Junio. Hace frío hasta que sale el sol y la luz
tiñe de todos los colores el paisaje. El agua brilla con una fuerza milagrosa
y su arrogante transparencia deshace su pesimismo sobre el futuro de los escasos ríos prístinos de España. Es una lástima que sea un río de pesca con
muerte que comparten dos comunidades autónomas porque es una de las gargantas
más hermosas y salvajes que hay en este país, y conoce algunas. En otro país
sería uno de esos lugares que atraen a cientos de pescadores y se publicita en
las páginas de turismo natural de sus administraciones. Un lugar de ensueño.
Pero hoy no puede por menos que sentirse egoísta y
poco solidario. Pocos pescadores conocen este paraíso en el que cualquiera
puede tocar en un rato veinte o treinta truchas autóctonas, rabiosas y
preciosas. Lástima que sean pequeñas porque las grandes las matan temporada
tras temporada quienes aún no entienden que la militancia más inmediata,
directa y eficaz que tenemos para defender a estas truchas y que sigan
existiendo y poder seguir tocándolas, es no matar.
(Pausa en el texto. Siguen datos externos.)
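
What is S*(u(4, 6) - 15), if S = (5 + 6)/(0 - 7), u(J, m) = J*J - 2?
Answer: 11/7 ≈ 1.5714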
Está utilizando ninfas muy pequeñas pero
prueba con alguna grande y peluda que funciona aún mejor. Sólo pesca un par de
horas. Lo hace como a él le gusta, sin vader, sin chaleco, apenas con la caña y una caja de moscas. Vadeando con la alegría infantil que da
mojarse, con la euforia de saber que en cada poza tocará una trucha y que su
tamaño no afectará al placer de estar pescando allí, rodeado de vida y de luz.
Cientos de pescadores se hacen miles de
kilómetros para poder tocar aguas como estas y él sólo ha tenido que conducir
ocho kilómetros para estar ahí, en una de las pequeñas esquinas del mundo en
el que podríamos inventar de nuevo el paraíso.